1.3. Gegen diesen Bescheid richtet sich die vorliegende, auf Art144 B-VG gestützte Beschwerde, in der die Verletzung der verfassungsgesetzlich gewährleisteten Rechte auf Unversehrtheit des Eigentums, auf ein Verfahren vor dem gesetzlichen Richter und auf Gleichheit aller Staatsbürger vor dem Gesetz geltend gemacht, sowie die Anwendung rechtswidriger genereller Normen gerügt wird.

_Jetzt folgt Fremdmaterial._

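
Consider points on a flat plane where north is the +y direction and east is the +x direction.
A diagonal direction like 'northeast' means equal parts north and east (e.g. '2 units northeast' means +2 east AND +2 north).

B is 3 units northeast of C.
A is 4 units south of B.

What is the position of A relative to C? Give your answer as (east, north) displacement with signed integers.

Place C at the origin (east=0, north=0).
  B is 3 units northeast of C: delta (east=+3, north=+3); B at (east=3, north=3).
  A is 4 units south of B: delta (east=+0, north=-4); A at (east=3, north=-1).
Therefore A relative to C: (east=3, north=-1).

Answer: A is at (east=3, north=-1) relative to C.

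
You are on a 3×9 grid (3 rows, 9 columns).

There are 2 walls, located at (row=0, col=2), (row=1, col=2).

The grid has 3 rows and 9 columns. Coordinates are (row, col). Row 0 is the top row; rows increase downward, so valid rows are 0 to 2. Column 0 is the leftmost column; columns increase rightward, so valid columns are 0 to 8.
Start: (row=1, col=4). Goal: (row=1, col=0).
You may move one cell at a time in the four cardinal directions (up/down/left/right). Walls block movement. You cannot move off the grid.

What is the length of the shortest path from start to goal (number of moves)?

BFS from (row=1, col=4) until reaching (row=1, col=0):
  Distance 0: (row=1, col=4)
  Distance 1: (row=0, col=4), (row=1, col=3), (row=1, col=5), (row=2, col=4)
  Distance 2: (row=0, col=3), (row=0, col=5), (row=1, col=6), (row=2, col=3), (row=2, col=5)
  Distance 3: (row=0, col=6), (row=1, col=7), (row=2, col=2), (row=2, col=6)
  Distance 4: (row=0, col=7), (row=1, col=8), (row=2, col=1), (row=2, col=7)
  Distance 5: (row=0, col=8), (row=1, col=1), (row=2, col=0), (row=2, col=8)
  Distance 6: (row=0, col=1), (row=1, col=0)  <- goal reached here
One shortest path (6 moves): (row=1, col=4) -> (row=1, col=3) -> (row=2, col=3) -> (row=2, col=2) -> (row=2, col=1) -> (row=2, col=0) -> (row=1, col=0)

Answer: Shortest path length: 6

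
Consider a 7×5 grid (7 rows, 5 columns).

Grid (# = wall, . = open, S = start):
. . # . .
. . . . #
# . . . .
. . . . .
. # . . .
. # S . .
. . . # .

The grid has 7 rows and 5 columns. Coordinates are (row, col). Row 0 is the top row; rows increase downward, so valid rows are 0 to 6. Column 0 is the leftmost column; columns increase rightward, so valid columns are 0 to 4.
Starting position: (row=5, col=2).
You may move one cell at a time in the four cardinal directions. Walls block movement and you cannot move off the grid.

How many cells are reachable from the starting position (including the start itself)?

BFS flood-fill from (row=5, col=2):
  Distance 0: (row=5, col=2)
  Distance 1: (row=4, col=2), (row=5, col=3), (row=6, col=2)
  Distance 2: (row=3, col=2), (row=4, col=3), (row=5, col=4), (row=6, col=1)
  Distance 3: (row=2, col=2), (row=3, col=1), (row=3, col=3), (row=4, col=4), (row=6, col=0), (row=6, col=4)
  Distance 4: (row=1, col=2), (row=2, col=1), (row=2, col=3), (row=3, col=0), (row=3, col=4), (row=5, col=0)
  Distance 5: (row=1, col=1), (row=1, col=3), (row=2, col=4), (row=4, col=0)
  Distance 6: (row=0, col=1), (row=0, col=3), (row=1, col=0)
  Distance 7: (row=0, col=0), (row=0, col=4)
Total reachable: 29 (grid has 29 open cells total)

Answer: Reachable cells: 29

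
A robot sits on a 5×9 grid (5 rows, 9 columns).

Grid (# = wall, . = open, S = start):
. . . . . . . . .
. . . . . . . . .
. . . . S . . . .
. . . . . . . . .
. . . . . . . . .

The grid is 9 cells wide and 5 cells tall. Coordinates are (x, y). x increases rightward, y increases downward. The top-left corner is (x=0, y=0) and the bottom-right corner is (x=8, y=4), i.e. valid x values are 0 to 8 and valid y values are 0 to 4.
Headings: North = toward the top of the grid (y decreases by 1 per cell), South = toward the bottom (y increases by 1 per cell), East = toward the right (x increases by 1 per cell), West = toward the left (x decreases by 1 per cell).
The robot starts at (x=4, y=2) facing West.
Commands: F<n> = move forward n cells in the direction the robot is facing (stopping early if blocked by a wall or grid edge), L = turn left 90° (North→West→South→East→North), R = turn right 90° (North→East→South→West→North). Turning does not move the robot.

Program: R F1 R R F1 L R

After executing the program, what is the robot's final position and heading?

Start: (x=4, y=2), facing West
  R: turn right, now facing North
  F1: move forward 1, now at (x=4, y=1)
  R: turn right, now facing East
  R: turn right, now facing South
  F1: move forward 1, now at (x=4, y=2)
  L: turn left, now facing East
  R: turn right, now facing South
Final: (x=4, y=2), facing South

Answer: Final position: (x=4, y=2), facing South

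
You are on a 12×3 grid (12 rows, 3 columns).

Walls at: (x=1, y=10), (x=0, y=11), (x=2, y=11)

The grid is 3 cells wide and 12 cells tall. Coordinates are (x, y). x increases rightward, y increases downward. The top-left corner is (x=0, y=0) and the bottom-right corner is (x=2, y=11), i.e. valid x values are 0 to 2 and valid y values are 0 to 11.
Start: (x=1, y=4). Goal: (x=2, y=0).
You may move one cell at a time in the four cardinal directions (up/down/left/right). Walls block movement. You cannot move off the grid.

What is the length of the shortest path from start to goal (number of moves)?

BFS from (x=1, y=4) until reaching (x=2, y=0):
  Distance 0: (x=1, y=4)
  Distance 1: (x=1, y=3), (x=0, y=4), (x=2, y=4), (x=1, y=5)
  Distance 2: (x=1, y=2), (x=0, y=3), (x=2, y=3), (x=0, y=5), (x=2, y=5), (x=1, y=6)
  Distance 3: (x=1, y=1), (x=0, y=2), (x=2, y=2), (x=0, y=6), (x=2, y=6), (x=1, y=7)
  Distance 4: (x=1, y=0), (x=0, y=1), (x=2, y=1), (x=0, y=7), (x=2, y=7), (x=1, y=8)
  Distance 5: (x=0, y=0), (x=2, y=0), (x=0, y=8), (x=2, y=8), (x=1, y=9)  <- goal reached here
One shortest path (5 moves): (x=1, y=4) -> (x=2, y=4) -> (x=2, y=3) -> (x=2, y=2) -> (x=2, y=1) -> (x=2, y=0)

Answer: Shortest path length: 5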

2. Aus Anlaß (auch) dieser Beschwerde hat der VfGH die Verfassungsmäßigkeit der Abs2 und 3 des §153 der Tir. Landesabgabenordnung, LGBl. Nr. 7/1963, (Tir. LAO) in der Stammfassung geprüft. Mit Erk. G28, 44/83 vom 1. Juli 1983 hat er festgestellt, daß die geprüften Gesetzesstellen wegen Verstoßes gegen den Gleichheitssatz verfassungswidrig waren und ausgesprochen, daß sie nicht mehr anzuwenden sind.

3. Der VfGH hat über die - bereits im Gesetzesprüfungsverfahren für zulässig erkannte - Beschwerde erwogen:

3.1. Mit dem angefochtenen Bescheid wird von der Tir. Landesregierung als Aufsichtsbehörde ein gemeindebehördlicher Bescheid wegen Verletzung von Rechten des Bf. aufgehoben und die Angelegenheit zur neuerlichen Entscheidung an das zuständige Gemeindeorgan verwiesen. Dieses ist bei der neuerlichen Entscheidung, wie der VfGH zuletzt mit Erk. vom 14. Juni 1983, B188/78, ausgesagt hat, an die den Spruch des aufhebenden Vorstellungsbescheides tragende Rechtsmeinung gebunden.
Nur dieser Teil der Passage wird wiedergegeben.